At the same time, stories about Communist boogeymen lose their power to scare people when Sanders refers to hard-hitting statistics: 87 million Americans do not have access to health care because they have no insurance coverage or are underinsured. Remarkably, this problem exists in the United States, the wealthiest country in human history, and not some developing nation.

According to Sanders, the root cause of all the discrimination and other social problems in the U.S. is the imbalance inherent in modern capitalism, which cannot be fixed by making minor adjustments. Young Democrats are leaning increasingly more toward the idea of radically resetting the whole social and economic system in the United States.

At the same time, no one wants to destroy the concept of responsible and rational self-interest that serves as the basis of the American dream. Rather, Sanders’ supporters talk about creating a welfare state within a framework of capitalism that bears a human face.
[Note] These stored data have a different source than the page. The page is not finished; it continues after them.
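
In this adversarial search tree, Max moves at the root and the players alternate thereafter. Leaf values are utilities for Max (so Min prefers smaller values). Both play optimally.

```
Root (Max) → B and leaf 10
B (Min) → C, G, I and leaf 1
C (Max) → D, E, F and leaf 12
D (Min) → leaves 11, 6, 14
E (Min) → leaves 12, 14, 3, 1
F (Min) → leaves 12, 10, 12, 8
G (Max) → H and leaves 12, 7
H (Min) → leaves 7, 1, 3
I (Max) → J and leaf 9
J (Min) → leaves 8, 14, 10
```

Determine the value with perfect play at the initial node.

D (Min): min(11, 6, 14) = 6
E (Min): min(12, 14, 3, 1) = 1
F (Min): min(12, 10, 12, 8) = 8
C (Max): max(6, 1, 8, 12) = 12
H (Min): min(7, 1, 3) = 1
G (Max): max(1, 12, 7) = 12
J (Min): min(8, 14, 10) = 8
I (Max): max(8, 9) = 9
B (Min): min(12, 12, 9, 1) = 1
Root (Max): max(1, 10) = 10

10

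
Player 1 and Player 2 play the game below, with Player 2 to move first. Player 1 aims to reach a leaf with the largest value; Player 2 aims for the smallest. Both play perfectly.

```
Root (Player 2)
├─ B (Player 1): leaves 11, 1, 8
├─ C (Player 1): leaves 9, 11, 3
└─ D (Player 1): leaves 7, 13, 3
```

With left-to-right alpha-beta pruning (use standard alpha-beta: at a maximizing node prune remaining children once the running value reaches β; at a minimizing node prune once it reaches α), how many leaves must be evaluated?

7

B [α=-∞,β=+∞]: v=11
C [α=-∞,β=11]: v=11 after child 2 ≥ β → β-cutoff, skip 1
D [α=-∞,β=11]: v=13 after child 2 ≥ β → β-cutoff, skip 1
Root [α=-∞,β=+∞]: v=11
Leaves evaluated: 7 of 9.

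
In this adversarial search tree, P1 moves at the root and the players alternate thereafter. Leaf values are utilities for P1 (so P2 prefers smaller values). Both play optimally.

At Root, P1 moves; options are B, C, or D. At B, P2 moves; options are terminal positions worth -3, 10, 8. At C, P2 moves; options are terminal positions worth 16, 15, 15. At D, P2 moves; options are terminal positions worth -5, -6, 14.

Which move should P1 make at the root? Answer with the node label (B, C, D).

C

B (P2): min(-3, 10, 8) = -3
C (P2): min(16, 15, 15) = 15
D (P2): min(-5, -6, 14) = -6
Root (P1): max(-3, 15, -6) = 15
P1 picks the child with the highest value: C (value 15).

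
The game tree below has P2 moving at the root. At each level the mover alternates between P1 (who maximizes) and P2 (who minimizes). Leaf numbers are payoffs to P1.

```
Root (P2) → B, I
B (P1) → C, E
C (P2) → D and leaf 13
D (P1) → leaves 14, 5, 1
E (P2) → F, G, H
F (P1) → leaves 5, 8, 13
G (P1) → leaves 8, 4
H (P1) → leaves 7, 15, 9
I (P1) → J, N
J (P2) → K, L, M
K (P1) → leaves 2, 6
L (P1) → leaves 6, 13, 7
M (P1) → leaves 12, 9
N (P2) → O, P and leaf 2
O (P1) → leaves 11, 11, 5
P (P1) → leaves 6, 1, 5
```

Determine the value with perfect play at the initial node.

D (P1): max(14, 5, 1) = 14
C (P2): min(14, 13) = 13
F (P1): max(5, 8, 13) = 13
G (P1): max(8, 4) = 8
H (P1): max(7, 15, 9) = 15
E (P2): min(13, 8, 15) = 8
B (P1): max(13, 8) = 13
K (P1): max(2, 6) = 6
L (P1): max(6, 13, 7) = 13
M (P1): max(12, 9) = 12
J (P2): min(6, 13, 12) = 6
O (P1): max(11, 11, 5) = 11
P (P1): max(6, 1, 5) = 6
N (P2): min(11, 6, 2) = 2
I (P1): max(6, 2) = 6
Root (P2): min(13, 6) = 6

6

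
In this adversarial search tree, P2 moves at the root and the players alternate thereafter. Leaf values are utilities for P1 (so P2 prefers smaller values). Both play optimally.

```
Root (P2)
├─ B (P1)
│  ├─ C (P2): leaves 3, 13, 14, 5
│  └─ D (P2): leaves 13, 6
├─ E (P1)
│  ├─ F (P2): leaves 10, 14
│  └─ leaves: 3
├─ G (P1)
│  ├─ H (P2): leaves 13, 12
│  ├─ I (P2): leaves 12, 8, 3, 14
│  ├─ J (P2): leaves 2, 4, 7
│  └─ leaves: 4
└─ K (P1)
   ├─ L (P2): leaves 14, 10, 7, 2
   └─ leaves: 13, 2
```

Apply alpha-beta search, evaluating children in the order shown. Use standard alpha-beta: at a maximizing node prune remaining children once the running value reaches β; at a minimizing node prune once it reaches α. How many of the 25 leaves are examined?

15

C [α=-∞,β=+∞]: v=3
D [α=3,β=+∞]: v=6
B [α=-∞,β=+∞]: v=6
F [α=-∞,β=6]: v=10
E [α=-∞,β=6]: v=10 after child 1 ≥ β → β-cutoff, skip 1
H [α=-∞,β=6]: v=12
G [α=-∞,β=6]: v=12 after child 1 ≥ β → β-cutoff, skip 3
L [α=-∞,β=6]: v=2
K [α=-∞,β=6]: v=13 after child 2 ≥ β → β-cutoff, skip 1
Root [α=-∞,β=+∞]: v=6
Leaves evaluated: 15 of 25.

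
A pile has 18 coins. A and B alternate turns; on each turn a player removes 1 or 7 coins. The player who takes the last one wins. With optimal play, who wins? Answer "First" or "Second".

Second

Positions where the player to move wins (W) vs loses (L):
i:   0  1  2  3  4  5  6  7  8  9 10 11 12 13 14 15 16 17 18
     L  W  L  W  L  W  L  W  L  W  L  W  L  W  L  W  L  W  L
Position 18 is L, so the second player wins.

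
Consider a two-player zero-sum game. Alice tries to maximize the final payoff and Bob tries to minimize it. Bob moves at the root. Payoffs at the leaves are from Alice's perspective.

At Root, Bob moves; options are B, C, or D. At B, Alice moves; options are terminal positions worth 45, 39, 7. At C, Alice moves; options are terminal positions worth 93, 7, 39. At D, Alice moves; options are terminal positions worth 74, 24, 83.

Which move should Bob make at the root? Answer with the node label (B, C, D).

B

B (Alice): max(45, 39, 7) = 45
C (Alice): max(93, 7, 39) = 93
D (Alice): max(74, 24, 83) = 83
Root (Bob): min(45, 93, 83) = 45
Bob picks the child with the lowest value: B (value 45).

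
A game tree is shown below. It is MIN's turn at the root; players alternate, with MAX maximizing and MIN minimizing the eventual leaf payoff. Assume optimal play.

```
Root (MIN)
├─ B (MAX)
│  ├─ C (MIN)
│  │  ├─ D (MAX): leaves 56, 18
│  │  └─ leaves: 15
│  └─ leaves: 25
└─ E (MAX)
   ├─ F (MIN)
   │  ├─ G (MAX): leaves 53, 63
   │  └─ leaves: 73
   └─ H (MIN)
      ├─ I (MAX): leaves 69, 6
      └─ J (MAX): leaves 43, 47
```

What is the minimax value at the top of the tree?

D (MAX): max(56, 18) = 56
C (MIN): min(56, 15) = 15
B (MAX): max(15, 25) = 25
G (MAX): max(53, 63) = 63
F (MIN): min(63, 73) = 63
I (MAX): max(69, 6) = 69
J (MAX): max(43, 47) = 47
H (MIN): min(69, 47) = 47
E (MAX): max(63, 47) = 63
Root (MIN): min(25, 63) = 25

25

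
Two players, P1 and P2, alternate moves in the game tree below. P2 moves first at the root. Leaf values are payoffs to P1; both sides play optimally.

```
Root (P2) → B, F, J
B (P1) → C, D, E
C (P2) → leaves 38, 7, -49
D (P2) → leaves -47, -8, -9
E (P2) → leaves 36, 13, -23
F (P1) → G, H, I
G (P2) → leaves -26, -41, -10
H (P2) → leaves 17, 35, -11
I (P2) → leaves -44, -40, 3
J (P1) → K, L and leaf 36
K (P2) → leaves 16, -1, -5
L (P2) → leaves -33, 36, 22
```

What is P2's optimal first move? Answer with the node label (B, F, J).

B

C (P2): min(38, 7, -49) = -49
D (P2): min(-47, -8, -9) = -47
E (P2): min(36, 13, -23) = -23
B (P1): max(-49, -47, -23) = -23
G (P2): min(-26, -41, -10) = -41
H (P2): min(17, 35, -11) = -11
I (P2): min(-44, -40, 3) = -44
F (P1): max(-41, -11, -44) = -11
K (P2): min(16, -1, -5) = -5
L (P2): min(-33, 36, 22) = -33
J (P1): max(-5, -33, 36) = 36
Root (P2): min(-23, -11, 36) = -23
P2 picks the child with the lowest value: B (value -23).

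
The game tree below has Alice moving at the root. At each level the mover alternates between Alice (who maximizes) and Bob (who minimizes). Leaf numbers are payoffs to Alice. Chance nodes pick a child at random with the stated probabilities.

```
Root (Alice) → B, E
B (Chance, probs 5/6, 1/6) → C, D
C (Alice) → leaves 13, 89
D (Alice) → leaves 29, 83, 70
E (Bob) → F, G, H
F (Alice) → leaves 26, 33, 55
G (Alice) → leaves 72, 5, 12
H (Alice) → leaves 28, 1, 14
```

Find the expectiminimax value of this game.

C (Alice): max(13, 89) = 89
D (Alice): max(29, 83, 70) = 83
B (Chance): 5/6·89 + 1/6·83 = 88
F (Alice): max(26, 33, 55) = 55
G (Alice): max(72, 5, 12) = 72
H (Alice): max(28, 1, 14) = 28
E (Bob): min(55, 72, 28) = 28
Root (Alice): max(88, 28) = 88

88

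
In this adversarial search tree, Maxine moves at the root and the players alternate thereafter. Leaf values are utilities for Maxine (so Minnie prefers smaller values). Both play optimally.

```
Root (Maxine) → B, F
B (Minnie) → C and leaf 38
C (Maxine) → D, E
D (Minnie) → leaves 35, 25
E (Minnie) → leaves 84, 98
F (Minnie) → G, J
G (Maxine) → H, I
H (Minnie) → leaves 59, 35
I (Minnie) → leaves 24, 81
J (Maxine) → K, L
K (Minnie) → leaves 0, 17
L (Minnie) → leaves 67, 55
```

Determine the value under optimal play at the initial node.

D (Minnie): min(35, 25) = 25
E (Minnie): min(84, 98) = 84
C (Maxine): max(25, 84) = 84
B (Minnie): min(84, 38) = 38
H (Minnie): min(59, 35) = 35
I (Minnie): min(24, 81) = 24
G (Maxine): max(35, 24) = 35
K (Minnie): min(0, 17) = 0
L (Minnie): min(67, 55) = 55
J (Maxine): max(0, 55) = 55
F (Minnie): min(35, 55) = 35
Root (Maxine): max(38, 35) = 38

38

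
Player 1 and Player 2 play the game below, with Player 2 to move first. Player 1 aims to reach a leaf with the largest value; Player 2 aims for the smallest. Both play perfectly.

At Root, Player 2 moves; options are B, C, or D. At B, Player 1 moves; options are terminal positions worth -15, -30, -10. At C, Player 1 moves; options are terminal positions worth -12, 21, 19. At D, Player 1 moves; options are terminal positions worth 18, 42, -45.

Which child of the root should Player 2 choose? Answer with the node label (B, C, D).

B (Player 1): max(-15, -30, -10) = -10
C (Player 1): max(-12, 21, 19) = 21
D (Player 1): max(18, 42, -45) = 42
Root (Player 2): min(-10, 21, 42) = -10
Player 2 picks the child with the lowest value: B (value -10).

B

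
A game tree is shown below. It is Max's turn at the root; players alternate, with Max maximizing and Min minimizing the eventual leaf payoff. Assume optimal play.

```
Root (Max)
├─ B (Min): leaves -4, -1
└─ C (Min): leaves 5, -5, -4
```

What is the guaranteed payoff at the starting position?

B (Min): min(-4, -1) = -4
C (Min): min(5, -5, -4) = -5
Root (Max): max(-4, -5) = -4

-4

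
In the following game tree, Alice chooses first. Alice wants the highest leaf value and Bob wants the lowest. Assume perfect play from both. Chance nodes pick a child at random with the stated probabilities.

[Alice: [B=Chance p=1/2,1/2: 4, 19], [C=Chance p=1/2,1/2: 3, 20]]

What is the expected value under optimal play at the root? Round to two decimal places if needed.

11.5

B (Chance): 1/2·4 + 1/2·19 = 11.5
C (Chance): 1/2·3 + 1/2·20 = 11.5
Root (Alice): max(11.5, 11.5) = 11.5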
If Sanders is ultimately able to overcome all the obstacles and reach the White House, he will be the only politician who can drain the swamp in Washington. Hillary Clinton has stated acerbically that “nobody likes” Sanders. However, according to all surveys, Bernie is the most popular senator at the moment.

That is why the Washington swamp that has eventually engulfed Trump probably will not affect the only American politician who has managed to preserve an almost immaculate reputation during a political career of more than 40 years. A broad coalition of Sanders supporters has probably helped him resist any temptation for corruption. He never had to rely heavily on big sponsors for support. He built his election campaign worth millions of dollars with an average donation of $18.50.
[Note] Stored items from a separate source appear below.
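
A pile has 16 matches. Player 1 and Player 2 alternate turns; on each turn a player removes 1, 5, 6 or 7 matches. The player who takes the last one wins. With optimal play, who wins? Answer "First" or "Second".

Mark each pile size as W (mover wins) or L (mover loses):
i:   0  1  2  3  4  5  6  7  8  9 10 11 12 13 14 15 16
     L  W  L  W  L  W  W  W  W  W  W  W  L  W  L  W  L
Position 16 is L, so the second player wins.

Second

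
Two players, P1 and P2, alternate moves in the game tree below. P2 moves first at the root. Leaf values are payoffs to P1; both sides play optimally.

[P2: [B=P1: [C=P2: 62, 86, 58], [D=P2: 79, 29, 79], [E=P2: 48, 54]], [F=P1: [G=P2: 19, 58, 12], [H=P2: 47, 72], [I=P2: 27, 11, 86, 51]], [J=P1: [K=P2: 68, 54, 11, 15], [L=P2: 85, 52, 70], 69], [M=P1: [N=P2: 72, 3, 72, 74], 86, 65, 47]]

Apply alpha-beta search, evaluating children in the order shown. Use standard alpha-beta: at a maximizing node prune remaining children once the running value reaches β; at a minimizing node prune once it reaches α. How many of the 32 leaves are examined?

C [α=-∞,β=+∞]: v=58
D [α=58,β=+∞]: v=29 after child 2 ≤ α → α-cutoff, skip 1
E [α=58,β=+∞]: v=48 after child 1 ≤ α → α-cutoff, skip 1
B [α=-∞,β=+∞]: v=58
G [α=-∞,β=58]: v=12
H [α=12,β=58]: v=47
I [α=47,β=58]: v=27 after child 1 ≤ α → α-cutoff, skip 3
F [α=-∞,β=58]: v=47
K [α=-∞,β=47]: v=11
L [α=11,β=47]: v=52
J [α=-∞,β=47]: v=52 after child 2 ≥ β → β-cutoff, skip 1
N [α=-∞,β=47]: v=3
M [α=-∞,β=47]: v=86 after child 2 ≥ β → β-cutoff, skip 2
Root [α=-∞,β=+∞]: v=47
Leaves evaluated: 24 of 32.

24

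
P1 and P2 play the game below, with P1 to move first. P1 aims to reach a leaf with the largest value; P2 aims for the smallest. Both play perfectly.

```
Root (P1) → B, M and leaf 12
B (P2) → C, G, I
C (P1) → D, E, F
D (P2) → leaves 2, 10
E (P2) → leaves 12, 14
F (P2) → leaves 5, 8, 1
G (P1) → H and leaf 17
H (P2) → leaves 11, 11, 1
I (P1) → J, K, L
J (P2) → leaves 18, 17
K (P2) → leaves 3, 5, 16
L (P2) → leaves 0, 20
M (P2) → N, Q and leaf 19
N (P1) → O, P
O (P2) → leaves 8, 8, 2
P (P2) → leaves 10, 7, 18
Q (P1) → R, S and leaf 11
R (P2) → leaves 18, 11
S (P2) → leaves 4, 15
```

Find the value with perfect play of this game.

D (P2): min(2, 10) = 2
E (P2): min(12, 14) = 12
F (P2): min(5, 8, 1) = 1
C (P1): max(2, 12, 1) = 12
H (P2): min(11, 11, 1) = 1
G (P1): max(1, 17) = 17
J (P2): min(18, 17) = 17
K (P2): min(3, 5, 16) = 3
L (P2): min(0, 20) = 0
I (P1): max(17, 3, 0) = 17
B (P2): min(12, 17, 17) = 12
O (P2): min(8, 8, 2) = 2
P (P2): min(10, 7, 18) = 7
N (P1): max(2, 7) = 7
R (P2): min(18, 11) = 11
S (P2): min(4, 15) = 4
Q (P1): max(11, 4, 11) = 11
M (P2): min(7, 11, 19) = 7
Root (P1): max(12, 7, 12) = 12

12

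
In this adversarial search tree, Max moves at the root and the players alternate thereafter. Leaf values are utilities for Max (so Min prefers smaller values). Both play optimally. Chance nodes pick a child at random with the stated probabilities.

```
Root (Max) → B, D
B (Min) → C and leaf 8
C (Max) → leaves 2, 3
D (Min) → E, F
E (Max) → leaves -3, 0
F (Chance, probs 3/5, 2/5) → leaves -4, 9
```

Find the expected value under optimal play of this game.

C (Max): max(2, 3) = 3
B (Min): min(3, 8) = 3
E (Max): max(-3, 0) = 0
F (Chance): 3/5·-4 + 2/5·9 = 1.2
D (Min): min(0, 1.2) = 0
Root (Max): max(3, 0) = 3

3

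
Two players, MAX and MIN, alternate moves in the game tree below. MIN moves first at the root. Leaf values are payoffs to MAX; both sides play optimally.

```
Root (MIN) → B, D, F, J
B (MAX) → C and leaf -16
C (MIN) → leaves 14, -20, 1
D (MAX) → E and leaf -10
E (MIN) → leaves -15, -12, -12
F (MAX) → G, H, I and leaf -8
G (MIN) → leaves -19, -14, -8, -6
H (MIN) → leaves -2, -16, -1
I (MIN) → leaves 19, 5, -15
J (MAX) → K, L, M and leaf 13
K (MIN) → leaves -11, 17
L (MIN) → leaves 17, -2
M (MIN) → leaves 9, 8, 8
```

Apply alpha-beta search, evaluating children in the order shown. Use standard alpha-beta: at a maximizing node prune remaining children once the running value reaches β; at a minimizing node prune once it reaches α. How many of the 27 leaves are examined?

C [α=-∞,β=+∞]: v=-20
B [α=-∞,β=+∞]: v=-16
E [α=-∞,β=-16]: v=-15
D [α=-∞,β=-16]: v=-15 after child 1 ≥ β → β-cutoff, skip 1
G [α=-∞,β=-16]: v=-19
H [α=-19,β=-16]: v=-16
F [α=-∞,β=-16]: v=-16 after child 2 ≥ β → β-cutoff, skip 2
K [α=-∞,β=-16]: v=-11
J [α=-∞,β=-16]: v=-11 after child 1 ≥ β → β-cutoff, skip 3
Root [α=-∞,β=+∞]: v=-16
Leaves evaluated: 16 of 27.

16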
There is a common perception in the United States and some other countries that Moscow wants Trump to be reelected in 2020. However, this perception is incorrect.
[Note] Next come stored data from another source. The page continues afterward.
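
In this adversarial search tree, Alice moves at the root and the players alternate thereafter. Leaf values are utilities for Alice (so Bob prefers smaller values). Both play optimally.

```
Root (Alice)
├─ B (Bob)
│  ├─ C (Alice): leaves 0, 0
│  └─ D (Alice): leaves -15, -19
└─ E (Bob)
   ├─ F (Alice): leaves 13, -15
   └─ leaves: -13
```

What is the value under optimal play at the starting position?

C (Alice): max(0, 0) = 0
D (Alice): max(-15, -19) = -15
B (Bob): min(0, -15) = -15
F (Alice): max(13, -15) = 13
E (Bob): min(13, -13) = -13
Root (Alice): max(-15, -13) = -13

-13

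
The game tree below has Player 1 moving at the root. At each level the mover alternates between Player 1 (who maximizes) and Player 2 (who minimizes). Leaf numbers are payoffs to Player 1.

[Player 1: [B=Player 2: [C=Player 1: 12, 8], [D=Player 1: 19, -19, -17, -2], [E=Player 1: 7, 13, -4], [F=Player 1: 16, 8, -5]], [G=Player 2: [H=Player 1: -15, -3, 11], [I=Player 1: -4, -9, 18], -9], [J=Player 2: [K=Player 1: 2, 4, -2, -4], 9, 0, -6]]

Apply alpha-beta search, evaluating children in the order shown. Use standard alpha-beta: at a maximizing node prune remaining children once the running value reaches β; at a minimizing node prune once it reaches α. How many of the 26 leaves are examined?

C [α=-∞,β=+∞]: v=12
D [α=-∞,β=12]: v=19 after child 1 ≥ β → β-cutoff, skip 3
E [α=-∞,β=12]: v=13 after child 2 ≥ β → β-cutoff, skip 1
F [α=-∞,β=12]: v=16 after child 1 ≥ β → β-cutoff, skip 2
B [α=-∞,β=+∞]: v=12
H [α=12,β=+∞]: v=11
G [α=12,β=+∞]: v=11 after child 1 ≤ α → α-cutoff, skip 2
K [α=12,β=+∞]: v=4
J [α=12,β=+∞]: v=4 after child 1 ≤ α → α-cutoff, skip 3
Root [α=-∞,β=+∞]: v=12
Leaves evaluated: 13 of 26.

13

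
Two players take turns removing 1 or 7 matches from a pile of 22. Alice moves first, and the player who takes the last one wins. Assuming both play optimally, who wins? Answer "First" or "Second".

Mark each pile size as W (mover wins) or L (mover loses):
i:   0  1  2  3  4  5  6  7  8  9 10 11 12 13 14 15 16 17 18 19 20 21 22
     L  W  L  W  L  W  L  W  L  W  L  W  L  W  L  W  L  W  L  W  L  W  L
Position 22 is L, so the second player wins.

Second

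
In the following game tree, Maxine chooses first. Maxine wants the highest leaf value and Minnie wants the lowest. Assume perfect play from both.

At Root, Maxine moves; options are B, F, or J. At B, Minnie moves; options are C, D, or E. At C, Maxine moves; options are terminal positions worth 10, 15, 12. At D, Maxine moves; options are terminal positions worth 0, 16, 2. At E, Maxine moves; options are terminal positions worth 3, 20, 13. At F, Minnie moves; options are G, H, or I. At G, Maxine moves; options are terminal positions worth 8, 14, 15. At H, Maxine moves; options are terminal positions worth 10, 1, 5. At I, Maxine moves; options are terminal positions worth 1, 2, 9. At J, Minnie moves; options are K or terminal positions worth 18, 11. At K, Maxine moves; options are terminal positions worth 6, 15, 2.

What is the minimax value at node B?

15

C: max(10, 15, 12) = 15
D: max(0, 16, 2) = 16
E: max(3, 20, 13) = 20
B: min(15, 16, 20) = 15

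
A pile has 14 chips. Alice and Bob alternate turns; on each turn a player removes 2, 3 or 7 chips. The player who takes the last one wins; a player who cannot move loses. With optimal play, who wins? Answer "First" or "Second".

First

W/L table (W = player to move can force a win):
i:   0  1  2  3  4  5  6  7  8  9 10 11 12 13 14
     L  L  W  W  W  L  L  W  W  W  L  L  W  W  W
Position 14 is W, so the first player wins.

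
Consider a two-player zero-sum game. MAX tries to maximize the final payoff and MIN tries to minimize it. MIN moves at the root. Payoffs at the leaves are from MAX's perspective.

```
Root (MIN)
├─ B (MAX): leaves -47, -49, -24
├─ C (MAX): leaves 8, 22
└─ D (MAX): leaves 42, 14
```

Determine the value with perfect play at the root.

-24

B (MAX): max(-47, -49, -24) = -24
C (MAX): max(8, 22) = 22
D (MAX): max(42, 14) = 42
Root (MIN): min(-24, 22, 42) = -24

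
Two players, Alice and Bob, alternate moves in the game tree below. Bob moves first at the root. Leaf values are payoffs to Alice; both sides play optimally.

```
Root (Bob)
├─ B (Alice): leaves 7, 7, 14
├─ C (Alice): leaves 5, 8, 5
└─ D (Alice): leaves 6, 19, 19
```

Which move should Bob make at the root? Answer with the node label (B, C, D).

C

B (Alice): max(7, 7, 14) = 14
C (Alice): max(5, 8, 5) = 8
D (Alice): max(6, 19, 19) = 19
Root (Bob): min(14, 8, 19) = 8
Bob picks the child with the lowest value: C (value 8).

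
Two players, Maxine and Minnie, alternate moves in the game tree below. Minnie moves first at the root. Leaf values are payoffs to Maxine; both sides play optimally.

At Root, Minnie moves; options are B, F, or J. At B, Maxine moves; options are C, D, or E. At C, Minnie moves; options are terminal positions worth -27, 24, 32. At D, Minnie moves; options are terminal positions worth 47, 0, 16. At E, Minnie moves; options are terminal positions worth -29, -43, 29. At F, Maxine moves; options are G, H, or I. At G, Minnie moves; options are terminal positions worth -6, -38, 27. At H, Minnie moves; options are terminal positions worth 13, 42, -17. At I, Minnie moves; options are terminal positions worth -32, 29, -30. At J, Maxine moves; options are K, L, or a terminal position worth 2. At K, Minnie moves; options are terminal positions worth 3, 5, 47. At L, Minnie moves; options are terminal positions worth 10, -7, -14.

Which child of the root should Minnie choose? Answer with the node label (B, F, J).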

Unlike the current U.S. president, Sanders is against expanding the U.S. military budget and the lobbying power of the military-industrial complex. If he wins, the United States will probably remain in compliance with the new START treaty, and will not launch excessively expensive space programs by which it would contribute to ruining the Yalta-Potsdam system of international security.

It is true that Sanders has never made favorable Trump-style comments about Russia. However, his progressive approach toward prioritizing nonconfrontational foreign policy is similar to Moscow’s approach in many ways.

*Editor’s note: Generation X refers to the generation following the 1946 – 1964 baby boom generation. Millennials are the generation after Generation X.